Im Ersten Weltkrieg konstatiert Jureit eine Radikalisierung. Die Militärverwaltung Oberost, der baltische und weißrussische Gebiete unterstanden, habe koloniale Praktiken und Planungen auf die osteuropäischen Gebiete übertragen. Den Grund sieht sie im deutschen „Griff nach der Weltmacht“. Deutschland sei als „eine vor imperialen Machtansprüchen nahezu überschäumende Großmacht“ in den Krieg gezogen. Das ist ein längst widerlegter Unfug! Um die Praxis in den eroberten Gebieten zu bewerten, muß man die materielle Unterlegenheit der Mittelmächte gegenüber der Entente in Rechnung stellen, die ihre Ressourcen aus den Tiefen des globalen Raums schöpfen konnte. Die Ideologie und der konkrete Raum versperren der Autorin hier den Blick für die Realgeschichte und die geopolitische Lage.

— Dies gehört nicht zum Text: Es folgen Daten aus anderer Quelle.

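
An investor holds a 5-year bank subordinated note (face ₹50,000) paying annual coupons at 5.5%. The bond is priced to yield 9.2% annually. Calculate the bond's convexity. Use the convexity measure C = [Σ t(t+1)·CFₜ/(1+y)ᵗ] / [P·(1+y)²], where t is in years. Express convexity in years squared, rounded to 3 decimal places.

With y = 0.092:
  t   CF        PV=CF/(1+0.092)^t    t·PV        t(t+1)·PV
  1     2,750.00     2,518.3150     2,518.3150       5,036.6300
  2     2,750.00     2,306.1493     4,612.2986      13,836.8957
  3     2,750.00     2,111.8583     6,335.5750      25,342.2998
  4     2,750.00     1,933.9362     7,735.7448      38,678.7238
  5    52,750.00    33,971.0736   169,855.3680   1,019,132.2077
  Σ                 42,841.3324   191,057.3013   1,102,026.7571
P = 42,841.3324.
Convexity = Σ t(t+1)·PV / [P·(1+y)²] = 1,102,026.7571 / (42,841.3324 × 1.192464) = 21.57168.

21.572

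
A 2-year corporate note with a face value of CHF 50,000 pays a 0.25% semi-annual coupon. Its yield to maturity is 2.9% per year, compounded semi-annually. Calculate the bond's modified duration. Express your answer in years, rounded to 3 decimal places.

Periodic yield y = 0.0145. First find Macaulay duration:
  t   CF        PV=CF/(1+0.0145)^t    t·PV
  1        62.50        61.6067        61.6067
  2        62.50        60.7262       121.4523
  3        62.50        59.8582       179.5747
  4    50,062.50    47,261.1547   189,044.6187
  Σ                 47,443.3458   189,407.2524
P = 47,443.3458; Macaulay duration = 189,407.2524 / 47,443.3458 = 3.99228 half-year periods = 1.99614 years.
Modified duration = D_Mac / (1 + y) = 1.99614 / 1.0145 = 1.96761 years.

1.968 years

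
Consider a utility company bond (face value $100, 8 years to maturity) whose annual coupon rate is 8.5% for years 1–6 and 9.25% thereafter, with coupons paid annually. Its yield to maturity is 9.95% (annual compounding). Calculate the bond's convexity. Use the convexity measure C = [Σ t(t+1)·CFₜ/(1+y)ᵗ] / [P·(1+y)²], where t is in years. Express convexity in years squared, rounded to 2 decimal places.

40.57

With y = 0.0995:
  t   CF        PV=CF/(1+0.0995)^t    t·PV        t(t+1)·PV
  1         8.50         7.7308         7.7308          15.4616
  2         8.50         7.0312        14.0624          42.1871
  3         8.50         6.3949        19.1847          76.7387
  4         8.50         5.8162        23.2647         116.3236
  5         8.50         5.2898        26.4492         158.6953
  6         8.50         4.8111        28.8668         202.0677
  7         9.25         4.7618        33.3329         266.6632
  8       109.25        51.1516       409.2131       3,682.9182
  Σ                     92.9875       562.1046       4,561.0554
P = 92.9875.
Convexity = Σ t(t+1)·PV / [P·(1+y)²] = 4,561.0554 / (92.9875 × 1.208900) = 40.57423.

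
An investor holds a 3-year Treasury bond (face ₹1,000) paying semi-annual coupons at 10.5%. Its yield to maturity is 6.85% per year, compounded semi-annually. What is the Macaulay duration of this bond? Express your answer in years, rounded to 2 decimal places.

2.67 years

Periodic yield y = 0.03425. Discount each cash flow and weight by its period:
  t   CF        PV=CF/(1+0.03425)^t    t·PV
  1        52.50        50.7614        50.7614
  2        52.50        49.0804        98.1608
  3        52.50        47.4551       142.3652
  4        52.50        45.8836       183.5343
  5        52.50        44.3641       221.8205
  6     1,052.50       859.9415     5,159.6492
  Σ                  1,097.4861     5,856.2915
Price P = Σ PV = 1,097.4861.
Macaulay duration = Σ(t·PV) / P = 5,856.2915 / 1,097.4861 = 5.33610 half-year periods.
In years: 5.33610 / 2 = 2.66805 years.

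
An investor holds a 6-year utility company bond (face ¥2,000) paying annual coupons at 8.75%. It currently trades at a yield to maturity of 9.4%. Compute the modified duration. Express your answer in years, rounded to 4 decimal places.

Periodic yield y = 0.094. First find Macaulay duration:
  t   CF        PV=CF/(1+0.094)^t    t·PV
  1       175.00       159.9634       159.9634
  2       175.00       146.2189       292.4377
  3       175.00       133.6553       400.9658
  4       175.00       122.1712       488.6847
  5       175.00       111.6738       558.3692
  6     2,175.00     1,268.6895     7,612.1367
  Σ                  1,942.3720     9,512.5576
P = 1,942.3720; Macaulay duration = 9,512.5576 / 1,942.3720 = 4.89739 years.
Modified duration = D_Mac / (1 + y) = 4.89739 / 1.094 = 4.47659 years.

4.4766 years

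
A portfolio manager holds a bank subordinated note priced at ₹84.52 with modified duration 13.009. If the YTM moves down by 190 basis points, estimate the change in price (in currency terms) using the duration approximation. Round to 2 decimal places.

Duration approximation: ΔP/P ≈ -D_mod · Δy = -13.009 × (-0.019) = +0.247171.
ΔP ≈ 84.52 × (+0.247171) = +20.89089292.

+₹20.89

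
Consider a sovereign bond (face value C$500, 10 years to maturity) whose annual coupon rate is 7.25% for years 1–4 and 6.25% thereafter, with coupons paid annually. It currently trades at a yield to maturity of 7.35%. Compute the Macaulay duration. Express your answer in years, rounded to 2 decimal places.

7.44 years

Periodic yield y = 0.0735. Discount each cash flow and weight by its year:
  t   CF        PV=CF/(1+0.0735)^t    t·PV
  1        36.25        33.7680        33.7680
  2        36.25        31.4560        62.9121
  3        36.25        29.3023        87.9069
  4        36.25        27.2961       109.1842
  5        31.25        21.9200       109.5998
  6        31.25        20.4192       122.5149
  7        31.25        19.0211       133.1477
  8        31.25        17.7188       141.7502
  9        31.25        16.5056       148.5505
  10      531.25       261.3837     2,613.8367
  Σ                    478.7907     3,563.1711
Price P = Σ PV = 478.7907.
Macaulay duration = Σ(t·PV) / P = 3,563.1711 / 478.7907 = 7.44202 years.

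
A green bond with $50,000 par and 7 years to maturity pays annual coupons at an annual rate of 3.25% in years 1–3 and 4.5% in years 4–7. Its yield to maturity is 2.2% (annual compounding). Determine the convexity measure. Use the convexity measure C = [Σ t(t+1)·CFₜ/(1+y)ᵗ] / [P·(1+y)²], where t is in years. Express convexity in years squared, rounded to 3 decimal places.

46.984

With y = 0.022:
  t   CF        PV=CF/(1+0.022)^t    t·PV        t(t+1)·PV
  1     1,625.00     1,590.0196     1,590.0196       3,180.0391
  2     1,625.00     1,555.7921     3,111.5843       9,334.7529
  3     1,625.00     1,522.3015     4,566.9045      18,267.6181
  4     2,250.00     2,062.4287     8,249.7146      41,248.5732
  5     2,250.00     2,018.0320    10,090.1598      60,540.9587
  6     2,250.00     1,974.5910    11,847.5457      82,932.8201
  7    52,250.00    44,867.3092   314,071.1641   2,512,569.3126
  Σ                 55,590.4739   353,527.0926   2,728,074.0747
P = 55,590.4739.
Convexity = Σ t(t+1)·PV / [P·(1+y)²] = 2,728,074.0747 / (55,590.4739 × 1.044484) = 46.98443.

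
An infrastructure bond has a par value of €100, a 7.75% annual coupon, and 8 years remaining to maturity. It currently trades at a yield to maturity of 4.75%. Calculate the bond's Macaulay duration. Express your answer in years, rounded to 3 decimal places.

6.416 years

Periodic yield y = 0.0475. Discount each cash flow and weight by its year:
  t   CF        PV=CF/(1+0.0475)^t    t·PV
  1         7.75         7.3986         7.3986
  2         7.75         7.0631        14.1261
  3         7.75         6.7428        20.2284
  4         7.75         6.4370        25.7481
  5         7.75         6.1451        30.7257
  6         7.75         5.8665        35.1989
  7         7.75         5.6005        39.2032
  8       107.75        74.3336       594.6686
  Σ                    119.5871       767.2976
Price P = Σ PV = 119.5871.
Macaulay duration = Σ(t·PV) / P = 767.2976 / 119.5871 = 6.41622 years.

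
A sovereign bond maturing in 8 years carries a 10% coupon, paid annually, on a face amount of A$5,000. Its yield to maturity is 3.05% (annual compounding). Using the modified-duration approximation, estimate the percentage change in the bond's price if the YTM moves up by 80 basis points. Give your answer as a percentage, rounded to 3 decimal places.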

Informativ und spannend sind wieder die Passagen, in denen sie die Auseinandersetzungen um die Grenzziehung zwischen Deutschland und Polen ab 1918/19 darstellt. Die polnischen Begehrlichkeiten auf Ost- und Westpreußen sowie Oberschlesien trafen die Deutschen unerwartet. Die Polen waren in Versailles weit besser mit Karten- und statistischem Material ausgestattet als die deutschen Abgesandten. Jureit konzediert, daß der Versailler Vertrag die politische Radikalisierung in Deutschland beförderte. Ihre Begründung allerdings klingt eigenartig: Statt mit der Situation rational umzugehen, hätten die raumpolitisch desorientierten Deutschen sich in die paranoide Vorstellung einer „biologischen Selbstgefährdung“, in eine wahnhafte „Massenklaustrophobie“ und Losungen wie „Volk ohne Raum“ geflüchtet.

Jureit ignoriert die alliierte Hungerblockade, die über das Kriegsende hinaus fortgesetzt und zu Hunderttausenden Toten und massenweisen Erbschäden geführt hatte. Es war unmöglich gewesen, die fehlenden Nahrungsmittelimporte durch eigene Produktion auszugleichen. In dieser Situation mußte der Verlust landwirtschaftlich genutzten Bodens als existentielles Problem erscheinen.

Hinzu kamen der Entzug der Souveränitätsrechte in den linksrheinischen Gebieten, die Unterstützung separatistischer Kräfte durch Frankreich, die Internationalisierung der Wasserstraßen, die Vertreibungen aus den abgetrennten Gebieten, die Ruhrbesetzung 1923, die in Hyperinflation und Massenverarmung mündete usw. Das alles konnte zu dem Eindruck führen, daß das Existenzrecht Deutschlands unter die Räder fremder geopolitischer Planungen geriet.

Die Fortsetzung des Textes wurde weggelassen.